Sunday, May 27, 2007

making fusion music

One of my more impulsive decisions this past week was to take Wednesday (May 23rd) off, and participate a workshop on fusion music organized by Dr. S.A.K. Durga of the Centre for Ethnomusicology, Chennai. The event was held at the Savera Hotel. It was good to exchange views with Prof. Akin Euba, Niko Higgins, Dr. Durga, Dr. Lalitha, Siddhartha Patnaik, K Parthasarathy, and others. We also got to listen to audio clips of various intercultural/interstylistic experiments, of which the most striking was Vijay Iyer's desi-influenced piano/poetry.

Then we got to the business of defining what is and isn't fusion music, a discussion that promptly got us tied up in knots. Defining fusion pre-supposes two or more 'authentic'/'un-mixed' forms in the first place, and this rarely turns out to be the case. Even Carnatic music, as homogeneous as we think it to be, represents an amalgamation of various streams, including ancient Tamil music. And Carnatic-Hindustani fusions represent a coming together of forms which have diverged from a common (albeit hybrid) ancestry to begin with.

Perhaps the most enjoyable part of the day was the jam session, in which we experimented with different kinds of stylistic blending and improvisation. While the die-hard musicologists griped that this was not really fusion, and that fusion music needs a corpus of compositions to be worth its weight in theoretical salt, the musicians did have a whale of a time.



Two of my all-time favorite fusion music albums:

Meeting of Angels by Nishat Khan & Ensemble Gilles Binchois (1996), with Todd McComb's write-up here=>






<= Fra Senegal til Setesdal by Kirsten Braten-Berg (1997)

Wednesday, May 23, 2007

haiku

mango tree in fruit
raucous parrots celebrate
many greennesses

Monday, May 21, 2007

Groovin' on Rives

Snooping around the Ted.com site led me to this performance of "If I controlled the Internet" by poet/spoken-word artist Rives:




Curious, I surfed on to his website ShopliftWindChimes and found these two charming and evocative poems Kite ( video here) and Glaucoma (audio here)

These also brought back the realization that I haven't written poetry in way too long...

of chimps and confidence intervals

Doctor, humorist, and (think cricket-) commentator rolled into one, Dr. Hans Rosling is debunking myths about the 'Third World' with the best stats and data displays you've ever seen. Amazing way to present time-trends and pre-test questionnaires.

In case the embedded object below does not work, click here to view it.

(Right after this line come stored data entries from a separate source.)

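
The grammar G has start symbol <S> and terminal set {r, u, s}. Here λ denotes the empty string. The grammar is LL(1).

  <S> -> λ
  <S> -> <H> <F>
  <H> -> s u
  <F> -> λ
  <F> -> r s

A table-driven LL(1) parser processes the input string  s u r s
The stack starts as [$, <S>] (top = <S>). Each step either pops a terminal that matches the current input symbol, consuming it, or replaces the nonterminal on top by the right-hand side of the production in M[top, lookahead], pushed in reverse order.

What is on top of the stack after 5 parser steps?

step 1: stack=$ <S>  input=s u r s $  — expand <S> -> <H> <F>
step 2: stack=$ <F> <H>  input=s u r s $  — expand <H> -> s u
step 3: stack=$ <F> u s  input=s u r s $  — match s
step 4: stack=$ <F> u  input=u r s $  — match u
step 5: stack=$ <F>  input=r s $  — expand <F> -> r s
Stack after step 5: $ s r (top = r).

r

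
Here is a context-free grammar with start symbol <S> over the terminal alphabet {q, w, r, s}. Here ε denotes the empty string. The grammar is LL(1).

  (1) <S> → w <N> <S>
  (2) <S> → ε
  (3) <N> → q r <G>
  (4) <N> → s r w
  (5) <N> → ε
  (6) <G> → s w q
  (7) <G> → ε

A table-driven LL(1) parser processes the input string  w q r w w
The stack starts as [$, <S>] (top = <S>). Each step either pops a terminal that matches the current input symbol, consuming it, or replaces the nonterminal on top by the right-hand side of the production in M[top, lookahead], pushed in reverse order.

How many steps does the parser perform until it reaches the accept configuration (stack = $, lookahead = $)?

      Stack          Input        Action
   1  $ <S>          w q r w w $  expand <S> → w <N> <S>
   2  $ <S> <N> w    w q r w w $  match w
   3  $ <S> <N>      q r w w $    expand <N> → q r <G>
   4  $ <S> <G> r q  q r w w $    match q
   5  $ <S> <G> r    r w w $      match r
   6  $ <S> <G>      w w $        expand <G> → ε
   7  $ <S>          w w $        expand <S> → w <N> <S>
   8  $ <S> <N> w    w w $        match w
   9  $ <S> <N>      w $          expand <N> → ε
  10  $ <S>          w $          expand <S> → w <N> <S>
  11  $ <S> <N> w    w $          match w
  12  $ <S> <N>      $            expand <N> → ε
  13  $ <S>          $            expand <S> → ε
Accept reached after 13 steps.

13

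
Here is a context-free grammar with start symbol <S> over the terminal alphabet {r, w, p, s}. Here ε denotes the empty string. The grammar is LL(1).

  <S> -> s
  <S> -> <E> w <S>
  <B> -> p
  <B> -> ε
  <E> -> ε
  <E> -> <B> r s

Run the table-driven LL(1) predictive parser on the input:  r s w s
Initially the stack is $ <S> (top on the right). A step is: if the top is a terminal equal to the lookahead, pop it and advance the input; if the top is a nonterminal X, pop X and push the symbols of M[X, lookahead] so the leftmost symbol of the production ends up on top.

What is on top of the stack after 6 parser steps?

     Stack            Input      Action
  1  $ <S>            r s w s $  expand <S> -> <E> w <S>
  2  $ <S> w <E>      r s w s $  expand <E> -> <B> r s
  3  $ <S> w s r <B>  r s w s $  expand <B> -> ε
  4  $ <S> w s r      r s w s $  match r
  5  $ <S> w s        s w s $    match s
  6  $ <S> w          w s $      match w
Stack after step 6: $ <S> (top = <S>).

<S>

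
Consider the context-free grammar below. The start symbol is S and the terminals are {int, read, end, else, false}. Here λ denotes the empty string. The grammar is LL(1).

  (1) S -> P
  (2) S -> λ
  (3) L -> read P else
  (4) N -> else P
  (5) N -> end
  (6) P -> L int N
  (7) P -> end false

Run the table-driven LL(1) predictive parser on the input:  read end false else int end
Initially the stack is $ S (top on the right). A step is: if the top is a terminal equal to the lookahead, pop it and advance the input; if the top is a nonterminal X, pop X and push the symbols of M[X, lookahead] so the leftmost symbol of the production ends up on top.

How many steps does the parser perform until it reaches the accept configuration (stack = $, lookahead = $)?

11

      Stack                   Input                          Action
   1  $ S                     read end false else int end $  expand S -> P
   2  $ P                     read end false else int end $  expand P -> L int N
   3  $ N int L               read end false else int end $  expand L -> read P else
   4  $ N int else P read     read end false else int end $  match read
   5  $ N int else P          end false else int end $       expand P -> end false
   6  $ N int else false end  end false else int end $       match end
   7  $ N int else false      false else int end $           match false
   8  $ N int else            else int end $                 match else
   9  $ N int                 int end $                      match int
  10  $ N                     end $                          expand N -> end
  11  $ end                   end $                          match end
Accept reached after 11 steps.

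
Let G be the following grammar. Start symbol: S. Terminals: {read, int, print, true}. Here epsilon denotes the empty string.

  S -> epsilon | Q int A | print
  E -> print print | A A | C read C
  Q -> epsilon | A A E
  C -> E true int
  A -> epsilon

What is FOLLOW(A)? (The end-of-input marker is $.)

FIRST(A): from A->epsilon we get {epsilon}. So FIRST(A) = {epsilon}.
FIRST(S): from S->epsilon we get {epsilon}; from S->Q int A we get {int, print, true}; from S->print we get {print}. So FIRST(S) = {epsilon, int, print, true}.
FIRST(E): from E->print print we get {print}; from E->A A we get {epsilon}; from E->C read C we get {print, true}. So FIRST(E) = {epsilon, print, true}.
FIRST(Q): from Q->epsilon we get {epsilon}; from Q->A A E we get {epsilon, print, true}. So FIRST(Q) = {epsilon, print, true}.
FIRST(C): from C->E true int we get {print, true}. So FIRST(C) = {print, true}.
FOLLOW(S) includes $ since S is the start symbol.
FOLLOW(S): S appears on no right-hand side. Thus FOLLOW(S) = {$}.
FOLLOW(Q): in S->Q int A, Q is followed by int A with FIRST {int}. Thus FOLLOW(Q) = {int}.
FOLLOW(E): in Q->A A E, the suffix after E is empty, so FOLLOW(E) ⊇ FOLLOW(Q) = {int}; in C->E true int, E is followed by true int with FIRST {true}. Thus FOLLOW(E) = {int, true}.
FOLLOW(C): in E->C read C (occurrence 1), C is followed by read C with FIRST {read}; in E->C read C (occurrence 2), the suffix after C is empty, so FOLLOW(C) ⊇ FOLLOW(E) = {int, true}. Thus FOLLOW(C) = {int, read, true}.
FOLLOW(A): in S->Q int A, the suffix after A is empty, so FOLLOW(A) ⊇ FOLLOW(S) = {$}; in E->A A (occurrence 1), A is followed by A with FIRST {epsilon}; in E->A A (occurrence 1), the suffix after A is nullable, so FOLLOW(A) ⊇ FOLLOW(E) = {int, true}; in E->A A (occurrence 2), the suffix after A is empty, so FOLLOW(A) ⊇ FOLLOW(E) = {int, true}; in Q->A A E (occurrence 1), A is followed by A E with FIRST {epsilon, print, true}; in Q->A A E (occurrence 1), the suffix after A is nullable, so FOLLOW(A) ⊇ FOLLOW(Q) = {int}; in Q->A A E (occurrence 2), A is followed by E with FIRST {epsilon, print, true}; in Q->A A E (occurrence 2), the suffix after A is nullable, so FOLLOW(A) ⊇ FOLLOW(Q) = {int}. Thus FOLLOW(A) = {$, int, print, true}.

{$, int, print, true}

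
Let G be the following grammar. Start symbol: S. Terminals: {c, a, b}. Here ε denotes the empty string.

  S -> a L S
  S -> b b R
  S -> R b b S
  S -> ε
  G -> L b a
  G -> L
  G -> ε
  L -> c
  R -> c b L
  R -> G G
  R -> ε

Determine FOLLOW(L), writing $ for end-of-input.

FIRST(L) = {c}
FIRST(G) = {ε, c}  (via L b a, L)
FIRST(R) = {ε, c}  (via G G)
FIRST(S) = {ε, a, b, c}  (via R b b S)
FOLLOW(S) includes $ since S is the start symbol.
FOLLOW(S): in S->a L S, the suffix after S is empty (adds nothing new); in S->R b b S, the suffix after S is empty (adds nothing new). Thus FOLLOW(S) = {$}.
FOLLOW(R): in S->b b R, the suffix after R is empty, so FOLLOW(R) ⊇ FOLLOW(S) = {$}; in S->R b b S, R is followed by b b S with FIRST {b}. Thus FOLLOW(R) = {$, b}.
FOLLOW(G): in R->G G (occurrence 1), G is followed by G with FIRST {ε, c}; in R->G G (occurrence 1), the suffix after G is nullable, so FOLLOW(G) ⊇ FOLLOW(R) = {$, b}; in R->G G (occurrence 2), the suffix after G is empty, so FOLLOW(G) ⊇ FOLLOW(R) = {$, b}. Thus FOLLOW(G) = {$, b, c}.
FOLLOW(L): in S->a L S, L is followed by S with FIRST {ε, a, b, c}; in S->a L S, the suffix after L is nullable, so FOLLOW(L) ⊇ FOLLOW(S) = {$}; in G->L b a, L is followed by b a with FIRST {b}; in G->L, the suffix after L is empty, so FOLLOW(L) ⊇ FOLLOW(G) = {$, b, c}; in R->c b L, the suffix after L is empty, so FOLLOW(L) ⊇ FOLLOW(R) = {$, b}. Thus FOLLOW(L) = {$, a, b, c}.

{$, a, b, c}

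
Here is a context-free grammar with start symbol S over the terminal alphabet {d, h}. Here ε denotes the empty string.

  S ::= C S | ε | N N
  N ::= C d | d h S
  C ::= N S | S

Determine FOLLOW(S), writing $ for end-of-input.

{$, d}

FIRST(S) = {ε, d}  (via C S, N N)
FIRST(N) = {d}  (via C d)
FIRST(C) = {ε, d}  (via N S, S)
FOLLOW(S) includes $ since S is the start symbol.
FOLLOW(S): in S::=C S, the suffix after S is empty (adds nothing new); in N::=d h S, the suffix after S is empty, so FOLLOW(S) ⊇ FOLLOW(N) = {$, d}; in C::=N S, the suffix after S is empty, so FOLLOW(S) ⊇ FOLLOW(C) = {$, d}; in C::=S, the suffix after S is empty, so FOLLOW(S) ⊇ FOLLOW(C) = {$, d}. Thus FOLLOW(S) = {$, d}.
FOLLOW(C): in S::=C S, C is followed by S with FIRST {ε, d}; in S::=C S, the suffix after C is nullable, so FOLLOW(C) ⊇ FOLLOW(S) = {$, d}; in N::=C d, C is followed by d with FIRST {d}. Thus FOLLOW(C) = {$, d}.
FOLLOW(N): in S::=N N (occurrence 1), N is followed by N with FIRST {d}; in S::=N N (occurrence 2), the suffix after N is empty, so FOLLOW(N) ⊇ FOLLOW(S) = {$, d}; in C::=N S, N is followed by S with FIRST {ε, d}; in C::=N S, the suffix after N is nullable, so FOLLOW(N) ⊇ FOLLOW(C) = {$, d}. Thus FOLLOW(N) = {$, d}.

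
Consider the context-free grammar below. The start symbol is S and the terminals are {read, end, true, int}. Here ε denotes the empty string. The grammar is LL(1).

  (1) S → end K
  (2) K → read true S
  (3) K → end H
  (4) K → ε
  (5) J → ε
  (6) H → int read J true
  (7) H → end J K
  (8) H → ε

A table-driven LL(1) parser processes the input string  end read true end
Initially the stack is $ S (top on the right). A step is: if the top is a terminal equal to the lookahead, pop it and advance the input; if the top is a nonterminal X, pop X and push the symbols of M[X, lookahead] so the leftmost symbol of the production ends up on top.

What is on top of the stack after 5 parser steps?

S

     Stack          Input                Action
  1  $ S            end read true end $  expand S → end K
  2  $ K end        end read true end $  match end
  3  $ K            read true end $      expand K → read true S
  4  $ S true read  read true end $      match read
  5  $ S true       true end $           match true
Stack after step 5: $ S (top = S).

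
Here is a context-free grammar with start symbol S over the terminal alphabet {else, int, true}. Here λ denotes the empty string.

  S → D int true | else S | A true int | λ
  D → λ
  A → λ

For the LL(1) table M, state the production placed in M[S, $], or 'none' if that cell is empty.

FIRST(D): from D→λ we get {λ}. So FIRST(D) = {λ}.
FIRST(A): from A→λ we get {λ}. So FIRST(A) = {λ}.
FIRST(S): from S→D int true we get {int}; from S→else S we get {else}; from S→A true int we get {true}; from S→λ we get {λ}. So FIRST(S) = {λ, else, int, true}.
FOLLOW(S) includes $ since S is the start symbol.
FOLLOW(S): in S→else S, the suffix after S is empty (adds nothing new). Thus FOLLOW(S) = {$}.
For S → D int true: FIRST(D int true) = {int}, so it goes in M[S, t] for t ∈ {int}.
For S → else S: FIRST(else S) = {else}, so it goes in M[S, t] for t ∈ {else}.
For S → A true int: FIRST(A true int) = {true}, so it goes in M[S, t] for t ∈ {true}.
For S → λ: FIRST(λ) = {λ}, so it goes in M[S, t] for t ∈ {}; since λ ∈ FIRST, also for every t ∈ FOLLOW(S) = {$}.

S → λ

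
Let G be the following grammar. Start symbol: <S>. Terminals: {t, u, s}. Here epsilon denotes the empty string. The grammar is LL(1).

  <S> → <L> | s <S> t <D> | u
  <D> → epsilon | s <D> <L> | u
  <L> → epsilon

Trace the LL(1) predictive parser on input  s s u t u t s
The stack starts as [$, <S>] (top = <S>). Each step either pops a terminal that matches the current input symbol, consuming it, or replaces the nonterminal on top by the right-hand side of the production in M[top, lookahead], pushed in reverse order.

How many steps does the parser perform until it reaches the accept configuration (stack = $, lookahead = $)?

step 1: stack=$ <S>  input=s s u t u t s $  — expand <S> → s <S> t <D>
step 2: stack=$ <D> t <S> s  input=s s u t u t s $  — match s
step 3: stack=$ <D> t <S>  input=s u t u t s $  — expand <S> → s <S> t <D>
step 4: stack=$ <D> t <D> t <S> s  input=s u t u t s $  — match s
step 5: stack=$ <D> t <D> t <S>  input=u t u t s $  — expand <S> → u
step 6: stack=$ <D> t <D> t u  input=u t u t s $  — match u
step 7: stack=$ <D> t <D> t  input=t u t s $  — match t
step 8: stack=$ <D> t <D>  input=u t s $  — expand <D> → u
step 9: stack=$ <D> t u  input=u t s $  — match u
step 10: stack=$ <D> t  input=t s $  — match t
step 11: stack=$ <D>  input=s $  — expand <D> → s <D> <L>
step 12: stack=$ <L> <D> s  input=s $  — match s
step 13: stack=$ <L> <D>  input=$  — expand <D> → epsilon
step 14: stack=$ <L>  input=$  — expand <L> → epsilon
Accept reached after 14 steps.

14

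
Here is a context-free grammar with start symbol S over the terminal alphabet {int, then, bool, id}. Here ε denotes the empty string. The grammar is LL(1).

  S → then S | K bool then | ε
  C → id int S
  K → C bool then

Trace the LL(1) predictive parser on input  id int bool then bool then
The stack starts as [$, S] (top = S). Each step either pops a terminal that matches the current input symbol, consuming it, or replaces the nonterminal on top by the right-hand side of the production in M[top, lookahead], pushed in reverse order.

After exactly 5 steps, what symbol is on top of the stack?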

From the TED (Technology Entertainment Design) site: "Even the most worldly and well-traveled among us will have their perspectives shifted by Hans Rosling. A professor of global health at Sweden’s Karolinska Institute, his current work focuses on dispelling common myths about the so-called developing world, which (he points out) is no longer worlds away from the west. In fact, most of the third world is on the same trajectory toward health and prosperity, and many countries are moving twice as fast as the west did.

"What sets Rosling apart isn’t just his apt observations of broad social and economic trends, but the stunning way he presents them. Guaranteed: You’ve never seen data presented like this. By any logic, a presentation that tracks global health and poverty trends should be, in a word: boring. But in Rosling’s hands, data sings. Trends come to life. And the big picture — usually hazy at best — snaps into sharp focus.

"Rosling’s presentations are grounded in solid statistics (often drawn from United Nations data), illustrated by the visualization software he developed. The animations transform development statistics into moving bubbles and flowing curves that make global trends clear, intuitive and even playful. During his legendary presentations, Rosling takes this one step farther, narrating the animations with a sportscaster’s flair.

"Rosling developed the breakthrough software behind his visualizations through his nonprofit Gapminder, founded with his son and daughter-in-law. The free software — which can be loaded with any data — was purchased by Google in March 2007. (Rosling met the Google founders at TED.)

"Rosling began his wide-ranging career as a physician, spending many years in rural Africa tracking a rare paralytic disease (which he named konzo) and discovering its cause: hunger and badly processed cassava. He co-founded Médecins sans Frontièrs (Doctors without Borders) Sweden, wrote a textbook on global health, and as a professor at the Karolinska Institut in Stockholm initiated key international research collaborations. He’s also personally argued with many heads of state, including Fidel Castro.

"As if all this weren’t enough, the irrepressible Rosling is also an accomplished sword-swallower — a skill he demonstrated at TED2007."